6. You Can Imitate Their Style

Not being able to find their own voice is a common problem among students. Quite often their writing is all over the place, without following any individual style and inconsistent within itself. Having an example written by a mature and experienced author at your disposal, you will be able to mimic their style without having to worry about sounding unique. As you gather experience, you will understand what styles and approaches work better for you. Eventually, you will develop a style of your own – and imitating somebody else can make your path towards this result easier.

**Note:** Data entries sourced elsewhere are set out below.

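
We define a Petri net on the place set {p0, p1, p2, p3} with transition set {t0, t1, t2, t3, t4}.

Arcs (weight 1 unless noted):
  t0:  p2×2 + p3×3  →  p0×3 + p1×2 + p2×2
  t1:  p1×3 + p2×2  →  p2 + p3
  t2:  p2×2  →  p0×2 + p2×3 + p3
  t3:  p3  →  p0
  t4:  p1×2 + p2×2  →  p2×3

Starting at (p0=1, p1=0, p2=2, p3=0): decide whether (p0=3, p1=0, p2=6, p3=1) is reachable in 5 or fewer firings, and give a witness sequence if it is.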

7. You Get Better at Understanding Formatting Styles

Getting your formatting right is just as important for the success of an academic paper as gathering information from credible sources, writing in impeccable English and introducing original insights into your study field. Although this part of academic work may seem like a mere formality, it can make or break your assignment. Make mistakes in the way you organize citations or format your bibliography incorrectly, and it won’t matter how brilliant the rest of your work is. At the very best, you will get a poorer grade, at worst your assignment won’t be accepted at all.

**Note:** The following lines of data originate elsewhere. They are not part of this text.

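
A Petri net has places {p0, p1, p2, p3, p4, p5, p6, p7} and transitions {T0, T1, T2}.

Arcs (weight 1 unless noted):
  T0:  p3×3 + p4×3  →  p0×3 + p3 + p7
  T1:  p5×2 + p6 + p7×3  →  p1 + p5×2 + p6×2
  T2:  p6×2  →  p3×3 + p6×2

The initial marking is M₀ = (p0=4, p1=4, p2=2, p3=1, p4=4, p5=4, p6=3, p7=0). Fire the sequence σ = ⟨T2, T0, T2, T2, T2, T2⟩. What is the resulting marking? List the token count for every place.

(p0=7, p1=4, p2=2, p3=14, p4=1, p5=4, p6=3, p7=1)

step 1: fire T2:  (p0=4, p1=4, p2=2, p3=1, p4=4, p5=4, p6=3, p7=0) → (p0=4, p1=4, p2=2, p3=4, p4=4, p5=4, p6=3, p7=0)
step 2: fire T0:  (p0=4, p1=4, p2=2, p3=4, p4=4, p5=4, p6=3, p7=0) → (p0=7, p1=4, p2=2, p3=2, p4=1, p5=4, p6=3, p7=1)
step 3: fire T2:  (p0=7, p1=4, p2=2, p3=2, p4=1, p5=4, p6=3, p7=1) → (p0=7, p1=4, p2=2, p3=5, p4=1, p5=4, p6=3, p7=1)
step 4: fire T2:  (p0=7, p1=4, p2=2, p3=5, p4=1, p5=4, p6=3, p7=1) → (p0=7, p1=4, p2=2, p3=8, p4=1, p5=4, p6=3, p7=1)
step 5: fire T2:  (p0=7, p1=4, p2=2, p3=8, p4=1, p5=4, p6=3, p7=1) → (p0=7, p1=4, p2=2, p3=11, p4=1, p5=4, p6=3, p7=1)
step 6: fire T2:  (p0=7, p1=4, p2=2, p3=11, p4=1, p5=4, p6=3, p7=1) → (p0=7, p1=4, p2=2, p3=14, p4=1, p5=4, p6=3, p7=1)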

Academic style guides used for reference are all fine; unfortunately, even with the examples they provide you often fail to see the bigger picture – how an entire paper formatted according to a particular style is supposed to look. Paper examples give you an opportunity to study finished papers and see how this or that formatting style applies to different individual situations – something you won’t find in a theoretical style guide.

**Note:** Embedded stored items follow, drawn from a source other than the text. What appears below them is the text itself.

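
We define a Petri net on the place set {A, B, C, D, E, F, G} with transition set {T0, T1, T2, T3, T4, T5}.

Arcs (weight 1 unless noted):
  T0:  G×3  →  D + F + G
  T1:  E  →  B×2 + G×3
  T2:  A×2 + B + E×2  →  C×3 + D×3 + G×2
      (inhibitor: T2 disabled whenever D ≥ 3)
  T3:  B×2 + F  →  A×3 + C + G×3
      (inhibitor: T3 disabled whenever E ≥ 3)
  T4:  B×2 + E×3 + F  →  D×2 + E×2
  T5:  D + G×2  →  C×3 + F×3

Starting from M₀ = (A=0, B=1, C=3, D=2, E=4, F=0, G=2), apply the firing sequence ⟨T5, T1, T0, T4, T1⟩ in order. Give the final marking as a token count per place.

(A=0, B=3, C=6, D=4, E=1, F=3, G=4)

step 1: fire T5:  (A=0, B=1, C=3, D=2, E=4, F=0, G=2) → (A=0, B=1, C=6, D=1, E=4, F=3, G=0)
step 2: fire T1:  (A=0, B=1, C=6, D=1, E=4, F=3, G=0) → (A=0, B=3, C=6, D=1, E=3, F=3, G=3)
step 3: fire T0:  (A=0, B=3, C=6, D=1, E=3, F=3, G=3) → (A=0, B=3, C=6, D=2, E=3, F=4, G=1)
step 4: fire T4:  (A=0, B=3, C=6, D=2, E=3, F=4, G=1) → (A=0, B=1, C=6, D=4, E=2, F=3, G=1)
step 5: fire T1:  (A=0, B=1, C=6, D=4, E=2, F=3, G=1) → (A=0, B=3, C=6, D=4, E=1, F=3, G=4)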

8. You Can Borrow Good Ideas from Examples

If you are at your wits’ end concerning the topic to write about, or the point to support your main idea with, sample papers written on the same or similar subject can be an excellent source of good ideas. Please note that we don’t mean that you should copy/paste them or even rewrite the paper written by somebody else in your own words – in both these cases you are likely to be accused of plagiarism. However, if you don’t lift the contents of a paper wholesale but simply use the general idea behind it as a basis of your assignment, there is nothing wrong about it. Just make sure to check the example after you finish writing to see if it and your essay are too much alike.

9. Get Inspired by Paper Samples

You don’t have to directly lift ideas from an assignment sample for it to be useful. Simply by reading a well-written assignment on a topic related to your own task, you will often get an “Aha!” moment, suddenly realizing the new angle you can view your subject matter from or stumbling upon a brilliant idea that can be used as a foundation for an essay. All academic work is interconnected, and sometimes inspiration can come from an unexpected direction.

10. Borrowing Useful Writing Techniques

In the course of one’s academic career, all writers gradually collect a number of useful tips and tricks that make their work easier, speed up the process of writing or make its results more effective. It may be anything from a colorful turn of phrase to a specific essay structure and beyond. The thing is, it usually takes a lot of time and dedicated practice to stumble upon or invent such techniques, and finding them is entirely random. Studying the works of experienced writers (especially if you can find a number of papers by the same author) gives you an opportunity to learn these tricks directly from those who already know them, without having to do all the work associated with developing them. And they will work for you just as well as they work for them.

As you can see, there is much more to using academic paper samples than it may seem. So don’t neglect them – they may be a crucial part of your path towards being a skilled academic writer!